"Memang kami perhatikan ini kemacetan kerap terjadi karena parkirnya tidak diatur baik-baik, serampangan. Beda itu kalau parkirnya teratur kadang orang markir setengah badan jalan. Bagaimana ceritanya kalau begitu pasti macet," sambungnya kemudian.
Persoalan perparkiran menjadi kewenangan PD Parkir Makassar Raya. Pihaknya pun menginginkan adanya kerja sama denga PD Parkir dalam mengatasi kemacetan di Preschool Internasional.
"Kita mau adanya kerja sama dengan PD Parkir untuk juga menyampaikan ke jukir-jukirnya menata parkir. Harusnya juga memperhitungkan jangan sampai parkir itu mengambil badan jalan," katanya.
Zainal mengatakan Dishub Makassar dengan PD Parkir sudah ada masing-masing pembagian tugasnya. Sehingga ia berharap PD Parkir dapat bersama-sama menyelesaikan masalah tersebut.
"Tugasnya Dishub bagaimana kemacetan itu tidak mengganggu arus artinya pun padat tetapi kendaraan masih jalan. Makanya ada yang dilapangan mengatur kendaraan," tambah Zainal.
Selain parkir liar penyebab kemacetan.
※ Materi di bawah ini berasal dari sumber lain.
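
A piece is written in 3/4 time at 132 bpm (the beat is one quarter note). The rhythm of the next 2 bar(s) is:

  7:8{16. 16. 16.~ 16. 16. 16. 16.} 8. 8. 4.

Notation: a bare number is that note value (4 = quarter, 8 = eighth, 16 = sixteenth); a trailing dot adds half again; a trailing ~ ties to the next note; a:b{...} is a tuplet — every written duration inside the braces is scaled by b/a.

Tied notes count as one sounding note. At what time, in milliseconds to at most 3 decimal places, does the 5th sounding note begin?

1. 0.0ms @ 0 + 194.805ms (3/7)
2. 194.805ms @ 3/7 + 194.805ms (3/7)
3. 389.61ms @ 6/7 + 389.61ms (6/7)
4. 779.221ms @ 12/7 + 194.805ms (3/7)
5. 974.026ms @ 15/7 + 194.805ms (3/7)
6. 1168.831ms @ 18/7 + 194.805ms (3/7)
7. 1363.636ms @ 3 + 340.909ms (3/4)
8. 1704.545ms @ 15/4 + 340.909ms (3/4)
9. 2045.455ms @ 9/2 + 681.818ms (3/2)

note 5 onset = 15/7b = 974.026ms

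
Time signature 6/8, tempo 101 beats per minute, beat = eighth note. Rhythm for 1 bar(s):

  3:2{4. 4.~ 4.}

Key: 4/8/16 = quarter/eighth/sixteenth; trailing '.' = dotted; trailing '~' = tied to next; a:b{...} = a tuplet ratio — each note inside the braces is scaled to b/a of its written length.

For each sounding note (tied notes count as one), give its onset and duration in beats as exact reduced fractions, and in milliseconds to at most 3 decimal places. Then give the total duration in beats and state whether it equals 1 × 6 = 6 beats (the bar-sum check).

1) 0.0ms=0b +1188.119ms=2b
2) 1188.119ms=2b +2376.238ms=4b
Σ=6b of 6 (101bpm 6/8) — PASS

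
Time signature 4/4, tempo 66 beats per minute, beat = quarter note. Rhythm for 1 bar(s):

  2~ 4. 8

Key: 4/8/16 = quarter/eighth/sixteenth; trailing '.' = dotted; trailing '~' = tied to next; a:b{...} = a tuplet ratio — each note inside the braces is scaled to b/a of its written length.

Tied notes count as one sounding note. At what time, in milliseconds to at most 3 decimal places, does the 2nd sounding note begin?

1. 0.0ms @ 0 + 3181.818ms (7/2)
2. 3181.818ms @ 7/2 + 454.545ms (1/2)

note 2 onset = 7/2b = 3181.818ms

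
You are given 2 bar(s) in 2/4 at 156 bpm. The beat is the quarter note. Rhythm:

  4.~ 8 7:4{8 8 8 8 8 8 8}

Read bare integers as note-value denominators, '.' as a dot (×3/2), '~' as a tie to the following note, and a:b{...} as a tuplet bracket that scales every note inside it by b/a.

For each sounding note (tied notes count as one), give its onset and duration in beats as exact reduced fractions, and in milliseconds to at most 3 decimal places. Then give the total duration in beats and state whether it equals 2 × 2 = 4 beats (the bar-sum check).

1) 0.0ms=0b +769.231ms=2b
2) 769.231ms=2b +109.89ms=2/7b
3) 879.121ms=16/7b +109.89ms=2/7b
4) 989.011ms=18/7b +109.89ms=2/7b
5) 1098.901ms=20/7b +109.89ms=2/7b
6) 1208.791ms=22/7b +109.89ms=2/7b
7) 1318.681ms=24/7b +109.89ms=2/7b
8) 1428.571ms=26/7b +109.89ms=2/7b
Σ=4b of 4 (156bpm 2/4) — PASS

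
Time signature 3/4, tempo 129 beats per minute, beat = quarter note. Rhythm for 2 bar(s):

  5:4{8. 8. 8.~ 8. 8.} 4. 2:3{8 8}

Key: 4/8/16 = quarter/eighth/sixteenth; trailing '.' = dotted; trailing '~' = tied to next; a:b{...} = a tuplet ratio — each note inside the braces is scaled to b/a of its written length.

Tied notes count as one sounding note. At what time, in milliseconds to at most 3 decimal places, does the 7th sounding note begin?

1. 0.0ms @ 0 + 279.07ms (3/5)
2. 279.07ms @ 3/5 + 279.07ms (3/5)
3. 558.14ms @ 6/5 + 558.14ms (6/5)
4. 1116.279ms @ 12/5 + 279.07ms (3/5)
5. 1395.349ms @ 3 + 697.674ms (3/2)
6. 2093.023ms @ 9/2 + 348.837ms (3/4)
7. 2441.86ms @ 21/4 + 348.837ms (3/4)

note 7 onset = 21/4b = 2441.86ms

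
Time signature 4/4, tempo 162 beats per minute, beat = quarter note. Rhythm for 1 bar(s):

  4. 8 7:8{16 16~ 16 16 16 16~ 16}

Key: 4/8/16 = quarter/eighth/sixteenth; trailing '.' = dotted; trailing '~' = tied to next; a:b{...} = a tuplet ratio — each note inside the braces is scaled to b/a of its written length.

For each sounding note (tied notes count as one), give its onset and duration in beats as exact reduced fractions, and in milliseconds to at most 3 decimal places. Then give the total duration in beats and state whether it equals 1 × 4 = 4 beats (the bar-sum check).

1) 0.0ms=0b +555.556ms=3/2b
2) 555.556ms=3/2b +185.185ms=1/2b
3) 740.741ms=2b +105.82ms=2/7b
4) 846.561ms=16/7b +211.64ms=4/7b
5) 1058.201ms=20/7b +105.82ms=2/7b
6) 1164.021ms=22/7b +105.82ms=2/7b
7) 1269.841ms=24/7b +211.64ms=4/7b
Σ=4b of 4 (162bpm 4/4) — PASS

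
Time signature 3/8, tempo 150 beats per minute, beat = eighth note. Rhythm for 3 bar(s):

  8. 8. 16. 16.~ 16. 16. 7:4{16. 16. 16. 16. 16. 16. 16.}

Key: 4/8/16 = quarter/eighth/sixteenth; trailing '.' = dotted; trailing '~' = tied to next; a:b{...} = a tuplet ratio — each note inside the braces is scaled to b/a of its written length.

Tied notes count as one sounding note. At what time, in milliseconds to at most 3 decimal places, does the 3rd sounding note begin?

note 3 onset = 3b = 1200.0ms

1. 0.0ms @ 0 + 600.0ms (3/2)
2. 600.0ms @ 3/2 + 600.0ms (3/2)
3. 1200.0ms @ 3 + 300.0ms (3/4)
4. 1500.0ms @ 15/4 + 600.0ms (3/2)
5. 2100.0ms @ 21/4 + 300.0ms (3/4)
6. 2400.0ms @ 6 + 171.429ms (3/7)
7. 2571.429ms @ 45/7 + 171.429ms (3/7)
8. 2742.857ms @ 48/7 + 171.429ms (3/7)
9. 2914.286ms @ 51/7 + 171.429ms (3/7)
10. 3085.714ms @ 54/7 + 171.429ms (3/7)
11. 3257.143ms @ 57/7 + 171.429ms (3/7)
12. 3428.571ms @ 60/7 + 171.429ms (3/7)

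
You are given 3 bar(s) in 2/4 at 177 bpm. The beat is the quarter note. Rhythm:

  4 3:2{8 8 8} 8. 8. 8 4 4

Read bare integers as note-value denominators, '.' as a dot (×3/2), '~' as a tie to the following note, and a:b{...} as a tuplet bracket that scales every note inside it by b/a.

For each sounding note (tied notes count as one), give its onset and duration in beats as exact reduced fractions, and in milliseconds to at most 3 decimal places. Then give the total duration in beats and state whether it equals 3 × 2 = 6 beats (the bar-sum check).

1) 0.0ms=0b +338.983ms=1b
2) 338.983ms=1b +112.994ms=1/3b
3) 451.977ms=4/3b +112.994ms=1/3b
4) 564.972ms=5/3b +112.994ms=1/3b
5) 677.966ms=2b +254.237ms=3/4b
6) 932.203ms=11/4b +254.237ms=3/4b
7) 1186.441ms=7/2b +169.492ms=1/2b
8) 1355.932ms=4b +338.983ms=1b
9) 1694.915ms=5b +338.983ms=1b
Σ=6b of 6 (177bpm 2/4) — PASS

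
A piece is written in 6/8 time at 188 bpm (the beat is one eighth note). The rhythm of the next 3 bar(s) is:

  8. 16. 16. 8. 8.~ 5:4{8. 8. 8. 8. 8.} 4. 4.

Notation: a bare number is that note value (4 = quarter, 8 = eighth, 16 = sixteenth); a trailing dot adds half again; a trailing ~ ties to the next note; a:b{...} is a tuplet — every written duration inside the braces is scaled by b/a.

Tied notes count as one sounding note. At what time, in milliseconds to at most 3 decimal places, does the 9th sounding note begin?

note 9 onset = 54/5b = 3446.809ms

1. 0.0ms @ 0 + 478.723ms (3/2)
2. 478.723ms @ 3/2 + 239.362ms (3/4)
3. 718.085ms @ 9/4 + 239.362ms (3/4)
4. 957.447ms @ 3 + 478.723ms (3/2)
5. 1436.17ms @ 9/2 + 861.702ms (27/10)
6. 2297.872ms @ 36/5 + 382.979ms (6/5)
7. 2680.851ms @ 42/5 + 382.979ms (6/5)
8. 3063.83ms @ 48/5 + 382.979ms (6/5)
9. 3446.809ms @ 54/5 + 382.979ms (6/5)
10. 3829.787ms @ 12 + 957.447ms (3)
11. 4787.234ms @ 15 + 957.447ms (3)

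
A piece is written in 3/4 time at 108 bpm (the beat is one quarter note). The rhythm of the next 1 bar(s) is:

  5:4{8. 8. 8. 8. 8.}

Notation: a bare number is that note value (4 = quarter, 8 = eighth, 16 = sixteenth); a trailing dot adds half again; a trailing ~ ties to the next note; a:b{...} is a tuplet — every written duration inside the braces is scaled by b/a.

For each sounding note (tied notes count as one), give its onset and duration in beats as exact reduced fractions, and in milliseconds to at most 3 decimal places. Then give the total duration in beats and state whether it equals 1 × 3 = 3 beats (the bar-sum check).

1) 0.0ms=0b +333.333ms=3/5b
2) 333.333ms=3/5b +333.333ms=3/5b
3) 666.667ms=6/5b +333.333ms=3/5b
4) 1000.0ms=9/5b +333.333ms=3/5b
5) 1333.333ms=12/5b +333.333ms=3/5b
Σ=3b of 3 (108bpm 3/4) — PASS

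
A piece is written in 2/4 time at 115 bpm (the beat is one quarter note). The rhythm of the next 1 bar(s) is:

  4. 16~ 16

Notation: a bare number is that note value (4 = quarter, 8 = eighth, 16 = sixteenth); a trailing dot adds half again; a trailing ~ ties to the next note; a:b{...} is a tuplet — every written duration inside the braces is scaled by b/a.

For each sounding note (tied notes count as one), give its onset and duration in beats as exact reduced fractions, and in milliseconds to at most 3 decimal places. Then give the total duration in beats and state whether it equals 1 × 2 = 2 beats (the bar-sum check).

1) 0.0ms=0b +782.609ms=3/2b
2) 782.609ms=3/2b +260.87ms=1/2b
Σ=2b of 2 (115bpm 2/4) — PASS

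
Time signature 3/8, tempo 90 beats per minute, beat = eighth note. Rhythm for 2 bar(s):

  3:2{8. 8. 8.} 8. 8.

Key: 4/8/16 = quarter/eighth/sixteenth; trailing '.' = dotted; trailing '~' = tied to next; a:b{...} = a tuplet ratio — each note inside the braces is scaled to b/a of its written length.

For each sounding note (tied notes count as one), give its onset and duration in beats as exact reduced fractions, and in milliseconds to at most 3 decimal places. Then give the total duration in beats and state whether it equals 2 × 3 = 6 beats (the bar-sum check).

1) 0.0ms=0b +666.667ms=1b
2) 666.667ms=1b +666.667ms=1b
3) 1333.333ms=2b +666.667ms=1b
4) 2000.0ms=3b +1000.0ms=3/2b
5) 3000.0ms=9/2b +1000.0ms=3/2b
Σ=6b of 6 (90bpm 3/8) — PASS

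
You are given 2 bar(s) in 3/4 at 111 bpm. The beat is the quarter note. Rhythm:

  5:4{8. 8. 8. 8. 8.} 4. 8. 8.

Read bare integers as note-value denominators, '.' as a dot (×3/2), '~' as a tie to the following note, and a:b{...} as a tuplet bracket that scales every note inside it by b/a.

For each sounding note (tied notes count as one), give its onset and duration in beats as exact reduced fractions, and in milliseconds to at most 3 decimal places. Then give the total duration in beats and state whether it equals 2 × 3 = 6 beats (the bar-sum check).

1) 0.0ms=0b +324.324ms=3/5b
2) 324.324ms=3/5b +324.324ms=3/5b
3) 648.649ms=6/5b +324.324ms=3/5b
4) 972.973ms=9/5b +324.324ms=3/5b
5) 1297.297ms=12/5b +324.324ms=3/5b
6) 1621.622ms=3b +810.811ms=3/2b
7) 2432.432ms=9/2b +405.405ms=3/4b
8) 2837.838ms=21/4b +405.405ms=3/4b
Σ=6b of 6 (111bpm 3/4) — PASS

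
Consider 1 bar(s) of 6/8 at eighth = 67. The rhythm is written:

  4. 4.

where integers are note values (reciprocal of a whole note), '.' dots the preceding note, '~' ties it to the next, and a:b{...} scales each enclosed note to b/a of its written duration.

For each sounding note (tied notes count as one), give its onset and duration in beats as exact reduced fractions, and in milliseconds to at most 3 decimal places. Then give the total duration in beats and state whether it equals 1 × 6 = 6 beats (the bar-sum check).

1) 0.0ms=0b +2686.567ms=3b
2) 2686.567ms=3b +2686.567ms=3b
Σ=6b of 6 (67bpm 6/8) — PASS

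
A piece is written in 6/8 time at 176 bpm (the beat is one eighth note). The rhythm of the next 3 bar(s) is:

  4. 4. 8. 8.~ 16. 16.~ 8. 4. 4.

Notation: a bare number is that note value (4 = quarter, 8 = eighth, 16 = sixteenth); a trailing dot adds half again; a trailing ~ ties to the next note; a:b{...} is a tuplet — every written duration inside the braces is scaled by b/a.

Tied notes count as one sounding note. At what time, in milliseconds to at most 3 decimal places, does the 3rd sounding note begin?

note 3 onset = 6b = 2045.455ms

1. 0.0ms @ 0 + 1022.727ms (3)
2. 1022.727ms @ 3 + 1022.727ms (3)
3. 2045.455ms @ 6 + 511.364ms (3/2)
4. 2556.818ms @ 15/2 + 767.045ms (9/4)
5. 3323.864ms @ 39/4 + 767.045ms (9/4)
6. 4090.909ms @ 12 + 1022.727ms (3)
7. 5113.636ms @ 15 + 1022.727ms (3)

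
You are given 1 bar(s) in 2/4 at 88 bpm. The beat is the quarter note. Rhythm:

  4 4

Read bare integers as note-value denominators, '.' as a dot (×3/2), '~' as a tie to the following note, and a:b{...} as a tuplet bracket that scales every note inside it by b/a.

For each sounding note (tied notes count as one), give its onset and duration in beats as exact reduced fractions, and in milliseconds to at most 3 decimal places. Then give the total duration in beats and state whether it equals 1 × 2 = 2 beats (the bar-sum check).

1) 0.0ms=0b +681.818ms=1b
2) 681.818ms=1b +681.818ms=1b
Σ=2b of 2 (88bpm 2/4) — PASS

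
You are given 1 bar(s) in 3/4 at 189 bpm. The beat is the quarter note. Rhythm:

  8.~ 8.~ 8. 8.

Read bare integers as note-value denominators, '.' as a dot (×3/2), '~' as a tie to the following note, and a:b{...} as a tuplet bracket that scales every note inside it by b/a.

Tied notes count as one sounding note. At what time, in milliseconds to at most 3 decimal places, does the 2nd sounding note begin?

note 2 onset = 9/4b = 714.286ms

1. 0.0ms @ 0 + 714.286ms (9/4)
2. 714.286ms @ 9/4 + 238.095ms (3/4)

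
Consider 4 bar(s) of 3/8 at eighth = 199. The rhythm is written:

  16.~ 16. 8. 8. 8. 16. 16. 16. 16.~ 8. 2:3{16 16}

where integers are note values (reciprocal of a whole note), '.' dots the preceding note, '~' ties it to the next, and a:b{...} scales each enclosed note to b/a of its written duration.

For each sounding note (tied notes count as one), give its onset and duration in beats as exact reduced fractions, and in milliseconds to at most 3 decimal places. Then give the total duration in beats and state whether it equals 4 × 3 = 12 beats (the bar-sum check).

1) 0.0ms=0b +452.261ms=3/2b
2) 452.261ms=3/2b +452.261ms=3/2b
3) 904.523ms=3b +452.261ms=3/2b
4) 1356.784ms=9/2b +452.261ms=3/2b
5) 1809.045ms=6b +226.131ms=3/4b
6) 2035.176ms=27/4b +226.131ms=3/4b
7) 2261.307ms=15/2b +226.131ms=3/4b
8) 2487.437ms=33/4b +678.392ms=9/4b
9) 3165.829ms=21/2b +226.131ms=3/4b
10) 3391.96ms=45/4b +226.131ms=3/4b
Σ=12b of 12 (199bpm 3/8) — PASS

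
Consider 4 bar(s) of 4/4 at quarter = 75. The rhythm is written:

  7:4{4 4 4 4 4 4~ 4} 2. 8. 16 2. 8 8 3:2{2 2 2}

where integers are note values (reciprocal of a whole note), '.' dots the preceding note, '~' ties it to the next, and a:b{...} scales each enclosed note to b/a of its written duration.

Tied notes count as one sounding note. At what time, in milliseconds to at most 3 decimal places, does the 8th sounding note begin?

note 8 onset = 7b = 5600.0ms

1. 0.0ms @ 0 + 457.143ms (4/7)
2. 457.143ms @ 4/7 + 457.143ms (4/7)
3. 914.286ms @ 8/7 + 457.143ms (4/7)
4. 1371.429ms @ 12/7 + 457.143ms (4/7)
5. 1828.571ms @ 16/7 + 457.143ms (4/7)
6. 2285.714ms @ 20/7 + 914.286ms (8/7)
7. 3200.0ms @ 4 + 2400.0ms (3)
8. 5600.0ms @ 7 + 600.0ms (3/4)
9. 6200.0ms @ 31/4 + 200.0ms (1/4)
10. 6400.0ms @ 8 + 2400.0ms (3)
11. 8800.0ms @ 11 + 400.0ms (1/2)
12. 9200.0ms @ 23/2 + 400.0ms (1/2)
13. 9600.0ms @ 12 + 1066.667ms (4/3)
14. 10666.667ms @ 40/3 + 1066.667ms (4/3)
15. 11733.333ms @ 44/3 + 1066.667ms (4/3)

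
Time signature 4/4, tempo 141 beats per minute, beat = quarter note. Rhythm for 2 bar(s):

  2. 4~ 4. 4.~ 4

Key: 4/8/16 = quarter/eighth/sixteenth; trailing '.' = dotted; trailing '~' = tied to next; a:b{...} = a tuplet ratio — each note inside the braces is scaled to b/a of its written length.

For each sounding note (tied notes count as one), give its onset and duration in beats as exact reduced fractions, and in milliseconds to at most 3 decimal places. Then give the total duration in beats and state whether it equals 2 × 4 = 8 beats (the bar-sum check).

1) 0.0ms=0b +1276.596ms=3b
2) 1276.596ms=3b +1063.83ms=5/2b
3) 2340.426ms=11/2b +1063.83ms=5/2b
Σ=8b of 8 (141bpm 4/4) — PASS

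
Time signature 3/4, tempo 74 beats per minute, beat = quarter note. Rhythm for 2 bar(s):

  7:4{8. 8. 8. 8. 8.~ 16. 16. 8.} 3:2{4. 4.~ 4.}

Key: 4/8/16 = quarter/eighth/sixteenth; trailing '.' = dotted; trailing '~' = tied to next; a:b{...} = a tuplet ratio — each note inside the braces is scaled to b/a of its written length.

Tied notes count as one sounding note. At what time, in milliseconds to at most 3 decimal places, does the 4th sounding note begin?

note 4 onset = 9/7b = 1042.471ms

1. 0.0ms @ 0 + 347.49ms (3/7)
2. 347.49ms @ 3/7 + 347.49ms (3/7)
3. 694.981ms @ 6/7 + 347.49ms (3/7)
4. 1042.471ms @ 9/7 + 347.49ms (3/7)
5. 1389.961ms @ 12/7 + 521.236ms (9/14)
6. 1911.197ms @ 33/14 + 173.745ms (3/14)
7. 2084.942ms @ 18/7 + 347.49ms (3/7)
8. 2432.432ms @ 3 + 810.811ms (1)
9. 3243.243ms @ 4 + 1621.622ms (2)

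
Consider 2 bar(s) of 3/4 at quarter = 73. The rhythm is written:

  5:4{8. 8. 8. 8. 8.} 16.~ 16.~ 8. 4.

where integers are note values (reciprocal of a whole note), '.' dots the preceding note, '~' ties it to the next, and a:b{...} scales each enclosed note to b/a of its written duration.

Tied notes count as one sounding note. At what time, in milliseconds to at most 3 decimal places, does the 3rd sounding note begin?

1. 0.0ms @ 0 + 493.151ms (3/5)
2. 493.151ms @ 3/5 + 493.151ms (3/5)
3. 986.301ms @ 6/5 + 493.151ms (3/5)
4. 1479.452ms @ 9/5 + 493.151ms (3/5)
5. 1972.603ms @ 12/5 + 493.151ms (3/5)
6. 2465.753ms @ 3 + 1232.877ms (3/2)
7. 3698.63ms @ 9/2 + 1232.877ms (3/2)

note 3 onset = 6/5b = 986.301ms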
Tingginya jumlah kendaraan di Makassar juga tak terbendung sehingga terjadi kepadatan di ruas jalan umum.
"Saya dapat info kendaraan motor dan mobil itu 2 jutaan. Artinya dengan banyaknya kendaraan dan jalanan yang tidak pernah bertambah puluhan tahun pasti akan macet," ucap Zainal.
Sementara, Direktur Utama PD Parkir Makassar Raya, Yuliana belum banyak mengomentari lebih jauh terkait permasalahan tersebut.
"Saya konfirmasi internal dulu ya. Nanti saya infokan," singkatnya.